Por outro lado, a COVID-19 e a Guerra da Ucrânia aceleraram muitos processos e revelaram a importância que os aspectos da saúde adquirirão no futuro. A segurança e a qualidade dos alimentos, bem como as questões relacionadas aos aspectos sanitários e ambientais, não só levarão à possibilidade de acesso aos principais centros de consumo, mas também estarão relacionadas às características de sua comercialização e ao preço final de venda.

ABG: Como essas preocupações afetarão os países latino-americanos?

NP: Neste cenário, os países do Mercosul (Tratado de Assunção, 1991 que envolveu Brasil, Argentina, Paraguai e Uruguai) desempenham um papel cada vez mais importante na alimentação, passando de explicar 22% das exportações mundiais de grãos oleaginosos em 2001 para 38% em 2019. No mesmo período, a carne passou de 7% para 22%, variações que ocorrem em uma alta gama de produtos agrícolas e agroindustriais, como frutas e frutos comestíveis, cereais ou açúcar, entre muitos outros. Na produção, segundo a FAO, continuará aumentando sua participação internacional até 2028 em cereais, soja, carne, milho e arroz.

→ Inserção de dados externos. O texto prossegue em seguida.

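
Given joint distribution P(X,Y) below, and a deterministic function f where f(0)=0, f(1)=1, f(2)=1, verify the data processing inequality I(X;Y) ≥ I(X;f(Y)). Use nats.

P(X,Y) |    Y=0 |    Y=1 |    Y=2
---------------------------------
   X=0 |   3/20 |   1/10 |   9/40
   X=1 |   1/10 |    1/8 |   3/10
I(X;Y) = 0.0106, I(X;f(Y)) = 0.0105, inequality holds: 0.0106 ≥ 0.0105

Data Processing Inequality: For any Markov chain X → Y → Z, we have I(X;Y) ≥ I(X;Z).

Here Z = f(Y) is a deterministic function of Y, forming X → Y → Z.

Original I(X;Y) = 0.0106 nats

After applying f:
P(X,Z) where Z=f(Y):
- P(X,Z=0) = P(X,Y=0)
- P(X,Z=1) = P(X,Y=1) + P(X,Y=2)

I(X;Z) = I(X;f(Y)) = 0.0105 nats

Verification: 0.0106 ≥ 0.0105 ✓

Information cannot be created by processing; the function f can only lose information about X.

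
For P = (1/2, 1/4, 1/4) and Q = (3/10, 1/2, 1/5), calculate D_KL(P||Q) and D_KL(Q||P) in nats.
D_KL(P||Q) = 0.1379, D_KL(Q||P) = 0.1487

KL divergence is not symmetric: D_KL(P||Q) ≠ D_KL(Q||P) in general.

D_KL(P||Q) = 0.1379 nats
D_KL(Q||P) = 0.1487 nats

No, they are not equal!

This asymmetry is why KL divergence is not a true distance metric.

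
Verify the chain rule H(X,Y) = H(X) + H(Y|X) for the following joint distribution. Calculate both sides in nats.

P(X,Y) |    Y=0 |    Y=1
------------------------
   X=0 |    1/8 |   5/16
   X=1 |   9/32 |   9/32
H(X,Y) = 1.3370, H(X) = 0.6853, H(Y|X) = 0.6516 (all in nats)

Chain rule: H(X,Y) = H(X) + H(Y|X)

Left side — joint entropy directly:
H(X,Y) = -Σ p(x,y) log p(x,y) = 1.3370 nats

Right side — compute H(Y|X) from the conditional distributions:
P(X) = (7/16, 9/16), so H(X) = 0.6853 nats
H(Y|X) = Σ_x P(X=x) · H(Y|X=x):
  P(Y|X=0) = (2/7, 5/7), H(Y|X=0) = 0.5983, weight P(X=0) = 7/16
  P(Y|X=1) = (1/2, 1/2), H(Y|X=1) = 0.6931, weight P(X=1) = 9/16
H(Y|X) = 0.6516 nats

H(X) + H(Y|X) = 0.6853 + 0.6516 = 1.3370 nats

Both sides equal 1.3370 nats. ✓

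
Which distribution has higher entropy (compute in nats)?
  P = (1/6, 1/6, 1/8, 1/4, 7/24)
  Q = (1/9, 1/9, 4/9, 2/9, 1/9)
P

Computing entropies in nats:
H(P) = 1.5631
H(Q) = 1.4271

Distribution P has higher entropy.

Intuition: The distribution closer to uniform (more spread out) has higher entropy.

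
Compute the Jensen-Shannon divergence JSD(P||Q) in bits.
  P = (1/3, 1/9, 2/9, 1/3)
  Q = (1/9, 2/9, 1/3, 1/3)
0.0636 bits

Jensen-Shannon divergence is:
JSD(P||Q) = 0.5 × D_KL(P||M) + 0.5 × D_KL(Q||M)
where M = 0.5 × (P + Q) is the mixture distribution.

M = 0.5 × (1/3, 1/9, 2/9, 1/3) + 0.5 × (1/9, 2/9, 1/3, 1/3) = (2/9, 1/6, 5/18, 1/3)

D_KL(P||M) = 0.0585 bits
D_KL(Q||M) = 0.0688 bits

JSD(P||Q) = 0.5 × 0.0585 + 0.5 × 0.0688 = 0.0636 bits

Unlike KL divergence, JSD is symmetric and bounded: 0 ≤ JSD ≤ log(2).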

Em um cenário de conflitos crescentes ou eventos inesperados que podem, como vimos, colocar em risco a comunidade internacional, com cortes bruscos no fornecimento de produtos básicos, o Mercosul pode ser um benefício. É uma região geograficamente afastada dos conflitos centrais, com altos níveis de produtividade agrícola, com investimentos significativos nos últimos anos no setor e com mercados relativamente abertos em termos de operações de comércio mundial. Nesse sentido, especialmente como exportadores líquidos de alimentos, como é o caso dos membros do Mercosul (deve-se considerar que a América Central é importadora líquida de alimentos), continuará ganhando espaço na produção e exportação de produtos agrícolas e alimentos.

ABG: E o resto do mundo?

NP: Por outro lado, as grandes potências emergentes como China, Índia, Indonésia e progressivamente as da África ou Ásia Central, demandarão cada vez mais alimentos básicos e processados, mas especialmente reconhecidos os padrões sanitários. É aí que os principais países exportadores mundiais devem cooperar com os principais consumidores e importadores, que são também os que fornecem insumos agrícolas e maquinário para manter níveis adequados de competitividade.

Nesse sentido, os países da América Latina terão incentivos para avançar no aprofundamento das relações comerciais com essas economias emergentes por meio da assinatura de acordos de livre comércio. Além disso, espera-se que os investimentos dessas economias nos países latino-americanos aumentem (fenômeno que também se aprofundará na África) no setor alimentício, seja com a compra ou associação com empresas estabelecidas, compra de terras e investimentos em logística.

ABG: Como ficará a indústria quando finalmente estivermos livres (ou pelo menos controlando) desta pandemia e da Guerra na Ucrânia?

NP: No novo mundo que surgirá após a pandemia, pelo menos três coisas são claras:

  1. A produção e o comércio de alimentos sairão mais fortes.
  2. Os aspectos da saúde serão cada vez mais valorizados.
  3. Os principais exportadores do mundo continuarão ganhando terreno.

Neste contexto e devido às tentações nacionalistas e protecionistas, os países da América Latina e do Caribe devem aumentar os níveis de cooperação e confiança com as economias emergentes.